Date: 2/15/17 1:41 pm
From: snowy.owlets <snowy.owlets...>
Subject: RE: [cobirds] Bushtit nesting in Fort Collins


Hi Everyone,
Bushtits are roaming the parking lot at my workplace in Boulder. They have been here most days this month. They usually stop flocking and travel separately when they're nesting, but I have not seen this yet. Last year a pair nested in an ornamental juniper nearby. That pair was busy by early April, but I don't have an exact date.
All the neighborhood flickers are getting hormonal and noisy now, so at least some birds think spring is here.
Mark Miller Longmont, CO 
Sent via the Samsung Galaxy S® 5 ACTIVE™, an AT&T 4G LTE smartphone

-------- Original message --------
From: DAVID A LEATHERMAN <daleatherman...>
Date: 2/15/17 2:18 PM (GMT-07:00)
To: COBIRDS <cobirds...>
Subject: [cobirds] Bushtit nesting in Fort Collins



Yesterday, sitting at the computer with my Fort Collins apartment door wide open, I noticed the familiar tinkling sound of bushtits in the courtyard.  Last year they nested on this property (nest building first noticed on 12March2016) about a mile
east of CSU and it appears they will do so again.  In fact, they are refurbishing the same nest which successfully produced a brood last summer.  In the "Birds of North America" account on bushtits by Sarah Sloane, it states the following: "In Chiricahua Mtns.,
se.

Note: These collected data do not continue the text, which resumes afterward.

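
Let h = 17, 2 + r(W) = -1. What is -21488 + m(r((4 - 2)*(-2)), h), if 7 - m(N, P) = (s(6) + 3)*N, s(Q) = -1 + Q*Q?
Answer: -21367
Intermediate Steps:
s(Q) = -1 + Q²
r(W) = -3 (r(W) = -2 - 1 = -3)
m(N, P) = 7 - 38*N (m(N, P) = 7 - ((-1 + 6²) + 3)*N = 7 - ((-1 + 36) + 3)*N = 7 - (35 + 3)*N = 7 - 38*N)
-21488 + m(r((4 - 2)*(-2)), h) = -21488 + (7 - 38*(-3)) = -21488 + (7 + 114) = -21488 + 121 = -21367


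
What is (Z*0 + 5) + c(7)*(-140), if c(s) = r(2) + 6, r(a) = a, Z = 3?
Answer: -1115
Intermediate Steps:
c(s) = 8 (c(s) = 2 + 6 = 8)
(Z*0 + 5) + c(7)*(-140) = (3*0 + 5) + 8*(-140) = (0 + 5) - 1120 = 5 - 1120 = -1115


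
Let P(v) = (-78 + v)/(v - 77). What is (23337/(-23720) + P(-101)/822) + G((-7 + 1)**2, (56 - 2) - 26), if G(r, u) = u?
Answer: 23441725987/867653880 ≈ 27.017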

Arizona, on only 1 occasion was a nest reused a second season, and this was late in season by a year-old inexperienced male; nest had remained unusually intact through 2 winters due to heavy concealment in a clump of mistletoe (SAS). Most nests deteriorate
rapidly when abandoned."  The nest here is at the end of a lower branch (about 20 feet above the ground) on the ene side (catches the morning sun) of a large CO blue spruce.  As is typical of the species, the substantial nest "bag" is well concealed and woven
into the spruce foliage.  Even knowing where it is and looking straight up at the nest site, it takes me a minute or so to locate the nest material hiding in the needles.



I would also note Coen Dexter mentions in his bushtit account for the
Colorado Breeding Bird Atlas II book that the earliest recorded nest-building was 17March.  Thus, nest-refurbishing on 14February is either a freak event triggered by hormonal influence on Valentine's Day, preliminary activity influenced by both warm weather
and the existence of a suitable old structure, an indicator things are changing, or most likely, just the early end of activity that birders, especially BBA atlasers accustomed to doing most of their work in "typical" bird breeding months, have missed.





Anybody else noticing bushtit nesting activity out there?